2) Use mark_service_starting() first in both svc_start() and svc_stop() as an additional lock. But it is never good to set a wrong status.

Well, I think I will leave the discussion as all troubles cannot be solved cleanly for all possibilities (to become fool-proof), only for commonly used scenarios. And I love clean solutions.

Comment 19 Oldrich Jedlicka 2006-05-25 00:29:45 UTC

If somebody finds it necessary, I still have it. Closing.

Comment 20 Daniel Drake (RETIRED) gentoo-dev

2006-12-11 08:12:07 UTC

Hi Oldrich,

Are you still interested in this area? By demonstrating a very repeatable bug in baselayout I think I've convinced Roy that we do need a locking strategy. I'm interested in your earlier work and hope to find some time to look at it soon. See bug #154670

Comment 21 Oldrich Jedlicka 2006-12-16 04:46:10 UTC

(In reply to comment #20)
> Are you still interested in this area? By demonstrating a very repeatable bug
> in baselayout I think I've convinced Roy that we do need a locking strategy.
> I'm interested in your earlier work and hope to find some time to look at it
> soon. See bug #154670

If you want to use this kind of locking, I can help. The updated implementation (in attachment from January) should be ready for inclusion.

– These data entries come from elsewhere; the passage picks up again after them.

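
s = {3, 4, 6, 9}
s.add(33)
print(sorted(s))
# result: [3, 4, 6, 9, 33]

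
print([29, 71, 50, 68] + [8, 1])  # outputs [29, 71, 50, 68, 8, 1]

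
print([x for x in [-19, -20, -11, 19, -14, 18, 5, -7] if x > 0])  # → [19, 18, 5]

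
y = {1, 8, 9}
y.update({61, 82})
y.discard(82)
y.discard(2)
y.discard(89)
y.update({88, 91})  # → {1, 8, 9, 61, 88, 91}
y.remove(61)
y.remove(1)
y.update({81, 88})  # {8, 9, 81, 88, 91}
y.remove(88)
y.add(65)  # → {8, 9, 65, 81, 91}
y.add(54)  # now {8, 9, 54, 65, 81, 91}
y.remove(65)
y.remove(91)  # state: {8, 9, 54, 81}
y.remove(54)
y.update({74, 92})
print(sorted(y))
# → [8, 9, 74, 81, 92]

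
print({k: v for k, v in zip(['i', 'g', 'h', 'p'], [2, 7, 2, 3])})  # {'i': 2, 'g': 7, 'h': 2, 'p': 3}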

It needs write access to /tmp directory (for temporary files) and ${svclock} directory (for lock files, svclock variable needs to be defined, preferably in /etc/conf.d/rc).

Usage is as easy as writing

lock "name"
... do something ...
unlock "name"

or

trylock "name" || return
... do something ...
unlock "name"

More complicated scenarios are in the description of the file (I've found that trylock is not used in any example, but it can be used freely). It automatically unlocks, if you forget to unlock (or when you exit from bash unexpectedly).